We're going to make Bonneville this year (World of Speed 16-19SEP) and run wide open on the salt to see what the car will do. If anyone is in the area be sure to stop by and say hello.

Best wishes,
Jake
 

tasdrouille

Veteran Member
Joined
Sep 17, 2007
Location
Quebec
TDI
2000 A4
For best highway fuel economy, you want the tallest tire that will fit in the wheel well, the skinniest one that can take the load, which will fit on the smallest steel wheel you can get for that size. Don't forget to shave the tires, the less material there is to bend as a tire rolls, the less the resistance. For disc brakes you should install springs to help pull the pads apart as much as possible.
 

nicklockard

Torque Dorque
Joined
Aug 15, 2004
Location
Arizona
TDI
SOLD 2010 Touareg Tdi w/factory Tow PCKG
tasdrouille said:
For best highway fuel economy, you want the tallest tire that will fit in the wheel well, the skinniest one that can take the load, which will fit on the smallest steel wheel you can get for that size. Don't forget to shave the tires, the less material there is to bend as a tire rolls, the less the resistance. For disc brakes you should install springs to help pull the pads apart as much as possible.

Why steel, tas?
 

twob4s

Veteran Member
Joined
Nov 14, 2004
Location
Madison, WI
TDI
Passat, 1996, Blue
jpstaub said:
I ended up buying a Lupo 3L in Munich and had it imported by a contact after getting the Federal DOT and EPA to buy off. Before you ask, I took the thing to the crusher last Friday to keep myself out of jail. Exporting the car or destroying it was part of the deal to import it. Ridiculous really but that's the way it works.

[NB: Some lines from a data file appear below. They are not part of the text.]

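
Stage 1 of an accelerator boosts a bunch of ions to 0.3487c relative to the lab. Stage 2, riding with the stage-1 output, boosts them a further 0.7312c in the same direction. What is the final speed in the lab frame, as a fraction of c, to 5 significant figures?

Compose boost 2: (0.7312 + 0.3487)/(1 + 0.7312×0.3487) = 1.0799/1.254969 = 0.86050

u ≈ 0.86050c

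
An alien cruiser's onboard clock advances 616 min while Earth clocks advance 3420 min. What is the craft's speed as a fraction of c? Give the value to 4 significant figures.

β ≈ 0.9836

γ = Δt/τ₀ = 3420/616 = 5.55195
β = √(1 − 1/γ²) = √(1 − 1/5.55195²) = 0.9836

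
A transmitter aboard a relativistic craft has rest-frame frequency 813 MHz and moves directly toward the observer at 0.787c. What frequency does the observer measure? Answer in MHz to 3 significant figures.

Relativistic Doppler: f_obs = f_src √((1+β)/(1−β))
= 813 × √(1.7870/0.21300) = 813 × 2.8965 = 2350 MHz

f_obs ≈ 2350 MHz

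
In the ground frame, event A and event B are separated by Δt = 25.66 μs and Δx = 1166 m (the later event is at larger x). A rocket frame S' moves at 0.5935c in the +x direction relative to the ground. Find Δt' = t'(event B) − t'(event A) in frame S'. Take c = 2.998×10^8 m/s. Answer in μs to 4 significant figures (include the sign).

γ = 1/√(1 − 0.5935²) = 1.24249
Δt' = γ(Δt − vΔx/c²) = 1.24249 × (25.66 μs − 0.5935×1166 m / (2.998×10^8 m/s))
= 1.24249 × (23.3517 μs) = 29.01 μs

Δt' ≈ 29.01 μs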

Having the whole car was quite helpful. I was able to verify many important steps in the build which saved a lot of time and effort. Additionally, I was able to pull a bunch of other parts (fuel cooler, vacuum canister, exhaust system, etc.) that were used during the build. In the long run I'm certain that although costly, working from an entire car saved me a pile of money in the end.
What is the requirement as far as destroying the vehicle? Based on what you are saying, it seems you just have to destroy the shell and you can pull all the parts off that you wish?
 

jollyGreenGiant

Veteran Member
Joined
Feb 3, 2003
Location
MA
TDI
03 Golf TDI GLS ( my 5th TDI ), 03 Eurovan GLS - VR6 :(
jpstaub, you've become a celebrity with this one. I've seen many postings on this and several made it to my igoogle home page ( slashdot covered it for example ).

Again, amazing work and best of luck getting all the reamining little details worked out.
 

tasdrouille

Veteran Member
Joined
Sep 17, 2007
Location
Quebec
TDI
2000 A4
nicklockard said:
Why steel, tas?
Because there is something called ventilation resistance, and steel wheels usually are best at that because of the simple way they are designed with the least area of openings. Isolating both sides of the wheel as much as possible.

You want the smallest gap possible between the disc and the wheel.